The system is designed to provide situational awareness and direct safety warnings to those most able to take immediate action such as the pilot, controller, vehicle operator and ground personnel.

“The genesis for this idea came after the Concorde crash tragedy in France in 2000," said company founder Byron Derringer. The Concorde crashed on takeoff after a small strip of metal, which came from a tire off a Continental Airlines jet, ruptured the SST’s fuel tank.

Runway Technologies’ system monitors the runway surface for just such debris. The optical lasers can be customized to detect debris at various heights and ranges.

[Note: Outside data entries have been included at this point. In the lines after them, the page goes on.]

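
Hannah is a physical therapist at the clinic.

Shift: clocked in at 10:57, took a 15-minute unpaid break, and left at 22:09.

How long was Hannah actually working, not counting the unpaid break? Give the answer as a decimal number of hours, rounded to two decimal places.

10.95 hours

Shift: 10:57–22:09 = 11 h 12 min; less 15 min break → 10 h 57 min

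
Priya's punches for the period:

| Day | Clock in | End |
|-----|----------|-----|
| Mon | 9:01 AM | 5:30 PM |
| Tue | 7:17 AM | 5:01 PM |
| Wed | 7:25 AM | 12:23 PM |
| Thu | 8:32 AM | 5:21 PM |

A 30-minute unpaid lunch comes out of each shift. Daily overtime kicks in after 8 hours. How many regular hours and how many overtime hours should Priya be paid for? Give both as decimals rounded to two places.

Mon: 9:01 AM–5:30 PM = 8 h 29 min; less 30 min break → 7 h 59 min
Tue: 7:17 AM–5:01 PM = 9 h 44 min; less 30 min break → 9 h 14 min
Wed: 7:25 AM–12:23 PM = 4 h 58 min; less 30 min break → 4 h 28 min
Thu: 8:32 AM–5:21 PM = 8 h 49 min; less 30 min break → 8 h 19 min
Mon reg 7 h 59 min / OT 0 h 0 min; Tue reg 8 h 0 min / OT 1 h 14 min; Wed reg 4 h 28 min / OT 0 h 0 min; Thu reg 8 h 0 min / OT 0 h 19 min.
Totals: regular 28 h 27 min, overtime 1 h 33 min.

Regular 28.45 hours, overtime 1.55 hours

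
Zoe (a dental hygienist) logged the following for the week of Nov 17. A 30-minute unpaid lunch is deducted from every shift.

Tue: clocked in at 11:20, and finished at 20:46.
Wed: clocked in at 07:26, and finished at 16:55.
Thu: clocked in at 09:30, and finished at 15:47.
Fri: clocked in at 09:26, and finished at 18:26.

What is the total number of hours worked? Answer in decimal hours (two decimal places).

Tue: 11:20–20:46 = 9 h 26 min; less 30 min break → 8 h 56 min
Wed: 07:26–16:55 = 9 h 29 min; less 30 min break → 8 h 59 min
Thu: 09:30–15:47 = 6 h 17 min; less 30 min break → 5 h 47 min
Fri: 09:26–18:26 = 9 h 0 min; less 30 min break → 8 h 30 min
Total: 8 h 56 min + 8 h 59 min + 5 h 47 min + 8 h 30 min = 32 h 12 min.

32.20 hours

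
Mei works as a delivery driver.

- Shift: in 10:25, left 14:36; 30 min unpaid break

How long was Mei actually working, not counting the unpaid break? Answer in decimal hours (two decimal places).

3.68 hours

Shift: 10:25–14:36 = 4 h 11 min; less 30 min break → 3 h 41 min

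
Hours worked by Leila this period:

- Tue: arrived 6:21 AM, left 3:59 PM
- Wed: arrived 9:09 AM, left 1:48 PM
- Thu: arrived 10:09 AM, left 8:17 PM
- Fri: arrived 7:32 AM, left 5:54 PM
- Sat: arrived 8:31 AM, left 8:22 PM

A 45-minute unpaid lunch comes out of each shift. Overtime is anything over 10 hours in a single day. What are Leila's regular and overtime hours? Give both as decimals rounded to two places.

Tue: 6:21 AM–3:59 PM = 9 h 38 min; less 45 min break → 8 h 53 min
Wed: 9:09 AM–1:48 PM = 4 h 39 min; less 45 min break → 3 h 54 min
Thu: 10:09 AM–8:17 PM = 10 h 8 min; less 45 min break → 9 h 23 min
Fri: 7:32 AM–5:54 PM = 10 h 22 min; less 45 min break → 9 h 37 min
Sat: 8:31 AM–8:22 PM = 11 h 51 min; less 45 min break → 11 h 6 min
Tue reg 8 h 53 min / OT 0 h 0 min; Wed reg 3 h 54 min / OT 0 h 0 min; Thu reg 9 h 23 min / OT 0 h 0 min; Fri reg 9 h 37 min / OT 0 h 0 min; Sat reg 10 h 0 min / OT 1 h 6 min.
Totals: regular 41 h 47 min, overtime 1 h 6 min.

Regular 41.78 hours, overtime 1.10 hours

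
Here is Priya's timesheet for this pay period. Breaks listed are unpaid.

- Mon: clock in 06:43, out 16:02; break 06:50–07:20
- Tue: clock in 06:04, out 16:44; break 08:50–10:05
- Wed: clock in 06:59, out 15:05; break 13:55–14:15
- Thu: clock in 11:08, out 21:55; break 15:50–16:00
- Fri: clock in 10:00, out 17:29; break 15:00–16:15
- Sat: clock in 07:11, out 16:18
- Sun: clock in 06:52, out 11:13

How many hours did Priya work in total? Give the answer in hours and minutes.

Mon: 06:43–16:02 = 9 h 19 min; less 30 min break → 8 h 49 min
Tue: 06:04–16:44 = 10 h 40 min; less 75 min break → 9 h 25 min
Wed: 06:59–15:05 = 8 h 6 min; less 20 min break → 7 h 46 min
Thu: 11:08–21:55 = 10 h 47 min; less 10 min break → 10 h 37 min
Fri: 10:00–17:29 = 7 h 29 min; less 75 min break → 6 h 14 min
Sat: 07:11–16:18 = 9 h 7 min
Sun: 06:52–11:13 = 4 h 21 min
Total: 8 h 49 min + 9 h 25 min + 7 h 46 min + 10 h 37 min + 6 h 14 min + 9 h 7 min + 4 h 21 min = 56 h 19 min.

56 h 19 min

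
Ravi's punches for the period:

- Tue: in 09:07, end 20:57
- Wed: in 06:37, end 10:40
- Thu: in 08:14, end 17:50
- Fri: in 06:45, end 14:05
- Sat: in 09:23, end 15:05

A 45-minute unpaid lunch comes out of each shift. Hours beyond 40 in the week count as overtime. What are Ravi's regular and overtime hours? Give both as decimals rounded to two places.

Regular 34.77 hours, overtime 0.00 hours

Tue: 09:07–20:57 = 11 h 50 min; less 45 min break → 11 h 5 min
Wed: 06:37–10:40 = 4 h 3 min; less 45 min break → 3 h 18 min
Thu: 08:14–17:50 = 9 h 36 min; less 45 min break → 8 h 51 min
Fri: 06:45–14:05 = 7 h 20 min; less 45 min break → 6 h 35 min
Sat: 09:23–15:05 = 5 h 42 min; less 45 min break → 4 h 57 min
Total worked: 34 h 46 min = 34.77 h.
Threshold 40 h → overtime 0 h 0 min, regular 34 h 46 min.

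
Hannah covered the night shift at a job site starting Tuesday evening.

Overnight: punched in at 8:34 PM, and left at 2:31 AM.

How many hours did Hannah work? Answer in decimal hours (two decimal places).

5.95 hours

Overnight: 8:34 PM → midnight = 3 h 26 min; midnight → 2:31 AM = 2 h 31 min; span 5 h 57 min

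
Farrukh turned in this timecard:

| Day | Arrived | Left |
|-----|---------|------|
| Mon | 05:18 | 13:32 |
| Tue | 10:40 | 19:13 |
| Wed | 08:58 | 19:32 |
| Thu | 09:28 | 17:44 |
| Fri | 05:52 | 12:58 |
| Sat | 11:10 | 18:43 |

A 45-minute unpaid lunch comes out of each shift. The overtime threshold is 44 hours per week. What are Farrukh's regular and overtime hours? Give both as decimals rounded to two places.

Regular 44.00 hours, overtime 1.77 hours

Mon: 05:18–13:32 = 8 h 14 min; less 45 min break → 7 h 29 min
Tue: 10:40–19:13 = 8 h 33 min; less 45 min break → 7 h 48 min
Wed: 08:58–19:32 = 10 h 34 min; less 45 min break → 9 h 49 min
Thu: 09:28–17:44 = 8 h 16 min; less 45 min break → 7 h 31 min
Fri: 05:52–12:58 = 7 h 6 min; less 45 min break → 6 h 21 min
Sat: 11:10–18:43 = 7 h 33 min; less 45 min break → 6 h 48 min
Total worked: 45 h 46 min = 45.77 h.
Threshold 44 h → overtime 1 h 46 min, regular 44 h 0 min.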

Another component of the system, the “object characterizer,” can recognize, analyze, and understand what is seen, and in turn, report that information so corrective action can be taken.

While commercial aircraft spend only six percent of their flight time in takeoff, climb, final approach, and landing, this period accounts for 70 percent of hull loss accidents according to the Federal Aviation Administration.

Foreign objects and debris alone have a $4 billion global price tag according to the National Aerospace FOD Prevention, Inc. This patented technology, combining method and apparatus to detect both runway incursion and debris, will help reduce both minor and catastrophic runway events.

“Ultimately, my goal is to further protect what is important to everyone -- our loved ones who travel the skies," said Derringer.